1
Iana Belskikh
Le sida: Création? Invention? Accident?
De nombreuses théories circulent à propos du sida, soutenant que celui-ci aurait été créé à des fins
complotistes. Un virus raciste, homophobe, une erreur scientifique, ou même encore un virus
apparemment inexistant: les théories les plus farfelues ne cessent d’être mises en avant. Mais il est
difficile à croire que de telles théories complotistes puissent tenir la route. En effet, les bases
scientifiques de ces suppositions sont inexistantes et leurs défenseurs ne jouent pas selon les règles
du jeu scientifique qui consiste à mettre sur le tapis des éléments mesurables et vérifiables.
Intéressons-nous à la véracité de ces théories, une par une.
Théorie du complot N°1: Le virus du sida a été créé par l’homme
Cette première théorie soutient que le virus du sida aurait été fabriqué par le gouvernement américain
(“Ce pathologiste américain soutient (...) par le gouvernement américain.” Le Nouvel Observateur, 23
juillet 2009) et que les agents de Santé du pays “auraient propagé les germes pathogènes via des
campagnes de vaccination” menées en Amérique et en Afrique, et tout cela “avec la complicité de
l’OMS”. Dans quel but? Pour éradiquer la race noire et les homosexuels. L’avocat en Droits humains
internationaux, Boyd Graves, aurait “porté plainte contre l’Etat fédéral pour obtenir des excuses du
gouvernement”, car il était persuadé par le fait que les statistiques, selon lesquelles 50% des noirs,
qui comptent pour 13% de la population, sont touchés par le sida, parlaient d’elles-mêmes. L’article
du Nouvel Observateur soutient que les populations afro-américaines ont des raisons d’être
“méfiantes” car, auparavant, les Etats-Unis, dirigés par Bill Clinton, avaient avoué avoir “inoculé la
syphilis dans les années 50 à des populations noires”. Le sida aurait été créé également contre les
homosexuels: à la suite d’une campagne de vaccination contre l’hépatite virale B pratiquée sur les
homosexuels à Manhattan en 1978, 93% d’entre-eux étaient morts du sida, une vingtaines d’années
plus tard. Les Noirs et les gays seraient donc les principales populations touchées par la maladie.

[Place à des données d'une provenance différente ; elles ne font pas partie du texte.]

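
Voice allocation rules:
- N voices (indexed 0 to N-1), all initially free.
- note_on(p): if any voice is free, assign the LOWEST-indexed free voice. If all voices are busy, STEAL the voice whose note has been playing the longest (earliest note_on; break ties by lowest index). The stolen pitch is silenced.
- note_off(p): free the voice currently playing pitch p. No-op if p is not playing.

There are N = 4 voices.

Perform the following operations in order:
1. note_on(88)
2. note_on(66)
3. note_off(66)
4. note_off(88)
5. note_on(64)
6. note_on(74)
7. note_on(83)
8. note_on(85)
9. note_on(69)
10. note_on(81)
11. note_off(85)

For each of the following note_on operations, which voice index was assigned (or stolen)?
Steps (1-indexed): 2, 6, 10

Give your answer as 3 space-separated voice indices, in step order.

Answer: 1 1 1

Derivation:
Op 1: note_on(88): voice 0 is free -> assigned | voices=[88 - - -]
Op 2: note_on(66): voice 1 is free -> assigned | voices=[88 66 - -]
Op 3: note_off(66): free voice 1 | voices=[88 - - -]
Op 4: note_off(88): free voice 0 | voices=[- - - -]
Op 5: note_on(64): voice 0 is free -> assigned | voices=[64 - - -]
Op 6: note_on(74): voice 1 is free -> assigned | voices=[64 74 - -]
Op 7: note_on(83): voice 2 is free -> assigned | voices=[64 74 83 -]
Op 8: note_on(85): voice 3 is free -> assigned | voices=[64 74 83 85]
Op 9: note_on(69): all voices busy, STEAL voice 0 (pitch 64, oldest) -> assign | voices=[69 74 83 85]
Op 10: note_on(81): all voices busy, STEAL voice 1 (pitch 74, oldest) -> assign | voices=[69 81 83 85]
Op 11: note_off(85): free voice 3 | voices=[69 81 83 -]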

Le problème est que, bien que ces faits et ces chiffres soient justes, les explications qui les suivent
sont totalement fausses. L’homme a la fâcheuse habitude d’utiliser sa peur phobique de la maladie
(encore plus dans ce cas-car le sida est une maladie qui touche à la sexualité, à l’intimité et à la
pudeur) au profit de la création d’une théorie du complot totalement folle. La peur est le principal
moteur de ces fantaisies. Le fait que la population homosexuelle soit visée n’est pas étonnant: nous
passons presque tous par une période de remise en question sur notre orientation sexuelle, et ce
questionnement est souvent source de complexe et de peur refoulée, qui finit par ressortir sous forme
d’homophobie. Accuser le gouvernement américain de comploter contre les Noirs et les gays trahi
notre propre peur de ces deux communautés. Les chiffres élevés de contamination des populations
noires par le sida peuvent être en réalité expliquées par le manque de moyens de protection lors des
rapports sexuels, ou encore des conditions sanitaires très précaires, tout cela à la pauvreté et à
l’ignorance vis-à-vis de la maladie ainsi que de ses causes. Il est aussi intéressant de reprendre
l’argument opposé à la théorie du complot: “pourquoi aurait-on choisi volontairement un virus qui dort
pendant tant d’années?” (l.109-110 Le Nouvel Observateur, 23 juillet 2009). Il est vrai que si le
gouvernement américain avait réellement eu l’intention d’éradiquer les populations noires et
homosexuelles, pourquoi aurait-il choisi une maladie qui prend autant de temps pour tuer? Toute
cette théorie se rapporte aux partis d’extrême droite, terrifiés par l’idée que la population gay puisse
proliférer à tout va, sans avoir à cacher sa “différence”. Cette minorité homophobe et raciste s’en
prend à toutes ces populations qui diffèrent du “blanc hétéro vacciné”.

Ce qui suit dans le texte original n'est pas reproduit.